In 1997, following the election of a Labour UK Government with a manifesto commitment to holding referendums on devolution, a referendum was held on the establishment of a Scottish Parliament. The people of Scotland chose devolution.[37]
In 2014, following the election of a Scottish Government with a manifesto commitment to giving the people of Scotland the choice of independence, an independence referendum was held. Every vote in that referendum, whether for Scotland to become independent or not, was part of an act of self-determination by the people of Scotland. At that time, the people of Scotland chose to stay part of the United Kingdom.
Both of these votes were exercises of the people of Scotland’s right to decide their constitutional future.

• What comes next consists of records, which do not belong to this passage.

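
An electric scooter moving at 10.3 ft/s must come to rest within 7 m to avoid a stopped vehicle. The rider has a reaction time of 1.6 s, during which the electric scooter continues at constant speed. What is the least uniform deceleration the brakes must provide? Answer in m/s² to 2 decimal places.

10.3 ft/s × 0.3048 = 3.1394 m/s.
Distance covered during reaction = 3.1394 × 1.6 = 5.023 m.
Distance available for braking: 7 − 5.023 = 1.977 m.
v² = 2a·d ⇒ a = v²/(2d) = 3.1394² / (2 × 1.977) = 9.856 / 3.954 = 2.4927 m/s².

Required deceleration ≈ 2.49 m/s²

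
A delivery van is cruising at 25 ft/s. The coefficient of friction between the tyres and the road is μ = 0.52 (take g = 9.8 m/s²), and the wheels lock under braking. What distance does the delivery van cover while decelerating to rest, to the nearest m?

25 ft/s × 0.3048 = 7.6200 m/s.
a = μg = 0.52 × 9.8 = 5.096 m/s².
Braking distance = v²/(2a) = 7.6200² / (2 × 5.096) = 58.064 / 10.192 = 5.697 m.

Braking distance ≈ 6 m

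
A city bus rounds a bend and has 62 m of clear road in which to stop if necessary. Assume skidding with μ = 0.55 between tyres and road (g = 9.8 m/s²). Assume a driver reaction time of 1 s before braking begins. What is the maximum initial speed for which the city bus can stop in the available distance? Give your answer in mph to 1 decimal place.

Maximum speed ≈ 47.0 mph

a = μg = 0.55 × 9.8 = 5.390 m/s².
Stopping distance: v·t_r + v²/(2a) = 62 with t_r = 1 s and a = 5.390 m/s².
So v² + 10.780 v − 668.36 = 0.
Positive root: v = −a·t_r + √((a·t_r)² + 2a·d) = −5.390 + √(29.052 + 668.36) = 21.0186 m/s.
21.0186 m/s ÷ 0.44704 = 47.017 mph.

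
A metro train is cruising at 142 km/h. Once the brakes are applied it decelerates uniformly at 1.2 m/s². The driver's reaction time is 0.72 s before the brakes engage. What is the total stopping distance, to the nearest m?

142 km/h ÷ 3.6 = 39.4444 m/s.
Reaction distance = v·t_r = 39.4444 × 0.72 = 28.400 m.
Braking distance = v²/(2a) = 39.4444² / (2 × 1.200) = 1555.861 / 2.400 = 648.275 m.
Total = 28.400 + 648.275 = 676.675 m.

Total stopping distance ≈ 677 m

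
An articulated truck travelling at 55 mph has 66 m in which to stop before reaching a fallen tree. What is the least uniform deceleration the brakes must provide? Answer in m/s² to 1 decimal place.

55 mph × 0.44704 = 24.5872 m/s.
v² = 2a·d ⇒ a = v²/(2d) = 24.5872² / (2 × 66.000) = 604.530 / 132.000 = 4.5798 m/s².

Required deceleration ≈ 4.6 m/s²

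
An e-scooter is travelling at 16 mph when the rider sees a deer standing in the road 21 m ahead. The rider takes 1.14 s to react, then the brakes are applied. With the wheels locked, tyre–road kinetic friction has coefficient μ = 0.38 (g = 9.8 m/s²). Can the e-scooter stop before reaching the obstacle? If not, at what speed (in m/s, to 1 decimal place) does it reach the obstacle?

16 mph × 0.44704 = 7.1526 m/s.
a = μg = 0.38 × 9.8 = 3.724 m/s².
Reaction distance = 7.1526 × 1.14 = 8.154 m.
Braking distance = v²/(2a) = 51.160 / 7.448 = 6.869 m.
Total stopping distance = 8.154 + 6.869 = 15.023 m, vs 21 m available — it stops with 21 − 15.023 = 5.977 m to spare.

Yes — it stops about 6.0 m short of the obstacle, so it never reaches it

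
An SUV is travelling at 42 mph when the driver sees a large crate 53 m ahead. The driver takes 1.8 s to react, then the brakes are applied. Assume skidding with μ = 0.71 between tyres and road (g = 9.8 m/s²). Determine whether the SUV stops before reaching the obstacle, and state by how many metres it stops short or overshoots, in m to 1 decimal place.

No — it overshoots by 6.1 m

42 mph × 0.44704 = 18.7757 m/s.
a = μg = 0.71 × 9.8 = 6.958 m/s².
Reaction distance = 18.7757 × 1.8 = 33.796 m.
Braking distance = v²/(2a) = 352.527 / 13.916 = 25.332 m.
Total stopping distance = 33.796 + 25.332 = 59.128 m, vs 53 m available — it cannot stop in time and overshoots by 59.128 − 53 = 6.128 m.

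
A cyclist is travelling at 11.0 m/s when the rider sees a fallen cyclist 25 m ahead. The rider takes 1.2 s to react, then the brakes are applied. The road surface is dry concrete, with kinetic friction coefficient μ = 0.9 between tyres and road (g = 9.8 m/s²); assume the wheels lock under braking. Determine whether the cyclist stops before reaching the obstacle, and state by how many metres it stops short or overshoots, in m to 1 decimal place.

a = μg = 0.9 × 9.8 = 8.820 m/s².
Reaction distance = 11.0000 × 1.2 = 13.200 m.
Braking distance = v²/(2a) = 121.000 / 17.640 = 6.859 m.
Total stopping distance = 13.200 + 6.859 = 20.059 m, vs 25 m available — it stops with 25 − 20.059 = 4.941 m to spare.

Yes — it stops 4.9 m short of the obstacle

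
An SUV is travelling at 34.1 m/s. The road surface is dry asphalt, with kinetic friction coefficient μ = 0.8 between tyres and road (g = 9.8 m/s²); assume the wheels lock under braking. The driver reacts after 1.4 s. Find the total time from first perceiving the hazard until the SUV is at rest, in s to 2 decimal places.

Total time ≈ 5.75 s

a = μg = 0.8 × 9.8 = 7.840 m/s².
Braking time = v/a = 34.1000 / 7.840 = 4.349 s.
Total = 1.4 + 4.349 = 5.749 s.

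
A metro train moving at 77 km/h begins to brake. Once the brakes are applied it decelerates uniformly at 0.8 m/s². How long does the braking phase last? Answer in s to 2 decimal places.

77 km/h ÷ 3.6 = 21.3889 m/s.
Braking time = v/a = 21.3889 / 0.800 = 26.736 s.

Braking time ≈ 26.74 s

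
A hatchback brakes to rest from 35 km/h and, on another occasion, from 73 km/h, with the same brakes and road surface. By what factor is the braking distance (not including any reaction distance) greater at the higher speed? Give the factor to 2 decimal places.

Factor ≈ 4.35

Braking distance d = v²/(2a), so with a fixed, d ∝ v².
Factor = (73/35)² = 2.0857² = 4.3501.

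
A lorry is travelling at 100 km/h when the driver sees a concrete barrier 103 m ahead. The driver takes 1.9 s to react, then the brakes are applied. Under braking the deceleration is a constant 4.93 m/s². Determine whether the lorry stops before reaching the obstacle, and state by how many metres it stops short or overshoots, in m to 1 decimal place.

100 km/h ÷ 3.6 = 27.7778 m/s.
Reaction distance = 27.7778 × 1.9 = 52.778 m.
Braking distance = v²/(2a) = 771.606 / 9.860 = 78.256 m.
Total stopping distance = 52.778 + 78.256 = 131.034 m, vs 103 m available — it cannot stop in time and overshoots by 131.034 − 103 = 28.034 m.

No — it overshoots by 28.0 m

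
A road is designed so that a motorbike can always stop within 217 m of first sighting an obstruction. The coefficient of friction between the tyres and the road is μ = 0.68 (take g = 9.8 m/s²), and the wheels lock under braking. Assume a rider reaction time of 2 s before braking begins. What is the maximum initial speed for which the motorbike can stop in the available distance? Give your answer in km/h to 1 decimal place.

a = μg = 0.68 × 9.8 = 6.664 m/s².
Stopping distance: v·t_r + v²/(2a) = 217 with t_r = 2 s and a = 6.664 m/s².
So v² + 26.656 v − 2892.18 = 0.
Positive root: v = −a·t_r + √((a·t_r)² + 2a·d) = −13.328 + √(177.636 + 2892.18) = 42.0779 m/s.
42.0779 m/s × 3.6 = 151.480 km/h.

Maximum speed ≈ 151.5 km/h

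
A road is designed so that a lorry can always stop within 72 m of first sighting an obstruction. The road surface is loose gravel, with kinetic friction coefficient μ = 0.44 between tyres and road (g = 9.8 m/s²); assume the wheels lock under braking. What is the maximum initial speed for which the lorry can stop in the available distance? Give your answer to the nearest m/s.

Maximum speed ≈ 25 m/s

a = μg = 0.44 × 9.8 = 4.312 m/s².
v²/(2a) = d ⇒ v = √(2 × 4.312 × 72) = √620.93 = 24.9185 m/s.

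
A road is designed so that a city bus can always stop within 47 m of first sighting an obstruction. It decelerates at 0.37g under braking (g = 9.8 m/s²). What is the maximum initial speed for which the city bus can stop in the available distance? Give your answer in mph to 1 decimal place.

a = 0.37 × 9.8 = 3.626 m/s².
v²/(2a) = d ⇒ v = √(2 × 3.626 × 47) = √340.84 = 18.4619 m/s.
18.4619 m/s ÷ 0.44704 = 41.298 mph.

Maximum speed ≈ 41.3 mph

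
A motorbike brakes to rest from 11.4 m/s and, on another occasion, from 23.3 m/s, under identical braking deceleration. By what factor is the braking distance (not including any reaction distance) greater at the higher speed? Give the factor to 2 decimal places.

Braking distance d = v²/(2a), so with a fixed, d ∝ v².
Factor = (23.3/11.4)² = 2.0439² = 4.1775.

Factor ≈ 4.18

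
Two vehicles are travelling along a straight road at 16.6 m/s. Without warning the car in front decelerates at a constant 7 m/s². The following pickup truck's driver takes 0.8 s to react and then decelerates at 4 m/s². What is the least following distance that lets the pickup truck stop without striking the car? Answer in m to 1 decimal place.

Leader travels v²/(2a_L) = 275.560 / 14.000 = 19.683 m before stopping.
Follower covers v·t_r = 16.6000 × 0.8 = 13.280 m while reacting, then v²/(2a_F) = 275.560 / 8.000 = 34.445 m while braking, for a total of 13.280 + 34.445 = 47.725 m.
Since a_F ≤ a_L and the follower starts braking later, the follower is never slower than the leader, so the closest approach is when both have stopped.
Minimum gap = 47.725 − 19.683 = 28.042 m.

Minimum gap ≈ 28.0 m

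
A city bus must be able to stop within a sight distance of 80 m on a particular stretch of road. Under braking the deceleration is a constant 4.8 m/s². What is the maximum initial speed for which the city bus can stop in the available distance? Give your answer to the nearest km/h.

Maximum speed ≈ 100 km/h

v²/(2a) = d ⇒ v = √(2 × 4.800 × 80) = √768.00 = 27.7128 m/s.
27.7128 m/s × 3.6 = 99.766 km/h.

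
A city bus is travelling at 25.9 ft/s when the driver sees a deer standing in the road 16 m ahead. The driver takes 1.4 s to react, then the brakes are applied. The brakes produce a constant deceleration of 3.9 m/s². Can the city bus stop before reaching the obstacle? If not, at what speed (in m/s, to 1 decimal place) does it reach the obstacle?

25.9 ft/s × 0.3048 = 7.8943 m/s.
Reaction distance = 7.8943 × 1.4 = 11.052 m.
Braking distance needed to stop: v²/(2a) = 62.320 / 7.800 = 7.990 m, so total needed = 11.052 + 7.990 = 19.042 m > 16 m — it cannot stop.
Distance remaining when braking begins: 16 − 11.052 = 4.948 m.
v² = v₀² − 2a·d = 62.320 − 2 × 3.900 × 4.948 = 23.726 m²/s².
v = √23.726 = 4.871 m/s.

No — it strikes the obstacle at 4.9 m/s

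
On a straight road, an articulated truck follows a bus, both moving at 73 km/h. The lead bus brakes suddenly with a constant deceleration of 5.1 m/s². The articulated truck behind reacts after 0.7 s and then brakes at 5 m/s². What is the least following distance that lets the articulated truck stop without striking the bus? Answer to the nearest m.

73 km/h ÷ 3.6 = 20.2778 m/s.
Leader travels v²/(2a_L) = 411.189 / 10.200 = 40.313 m before stopping.
Follower covers v·t_r = 20.2778 × 0.7 = 14.194 m while reacting, then v²/(2a_F) = 411.189 / 10.000 = 41.119 m while braking, for a total of 14.194 + 41.119 = 55.313 m.
Since a_F ≤ a_L and the follower starts braking later, the follower is never slower than the leader, so the closest approach is when both have stopped.
Minimum gap = 55.313 − 40.313 = 15.000 m.

Minimum gap ≈ 15 m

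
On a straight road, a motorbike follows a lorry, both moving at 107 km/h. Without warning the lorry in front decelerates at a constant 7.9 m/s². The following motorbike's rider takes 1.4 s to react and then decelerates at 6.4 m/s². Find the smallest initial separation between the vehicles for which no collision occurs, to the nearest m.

Minimum gap ≈ 55 m

107 km/h ÷ 3.6 = 29.7222 m/s.
Leader travels v²/(2a_L) = 883.409 / 15.800 = 55.912 m before stopping.
Follower covers v·t_r = 29.7222 × 1.4 = 41.611 m while reacting, then v²/(2a_F) = 883.409 / 12.800 = 69.016 m while braking, for a total of 41.611 + 69.016 = 110.627 m.
Since a_F ≤ a_L and the follower starts braking later, the follower is never slower than the leader, so the closest approach is when both have stopped.
Minimum gap = 110.627 − 55.912 = 54.715 m.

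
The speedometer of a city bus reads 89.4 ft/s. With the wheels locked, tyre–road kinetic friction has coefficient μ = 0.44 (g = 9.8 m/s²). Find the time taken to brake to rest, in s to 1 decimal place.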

In the Scottish Government’s view, Scotland’s place as one of the nations of the UK therefore rests on three things:
- the acceptance, by the UK and Scottish Governments and by the UK and Scottish Parliaments and by the people of Scotland, of the right to decide and the precedent of the 2011 Scottish Parliament election and 2014 referendum
- the decision, by the people of Scotland in the 2014 independence referendum, that Scotland should continue as part of the UK
- the ability of the people of Scotland to decide to exercise their right to decide again, at any point in the future
Without any of these three things, in the Scottish Government’s view, promises of the UK being a voluntary Union of nations would be hard to maintain. It could no longer be claimed that the consent of the people, across each part of the UK, was holding the Union together.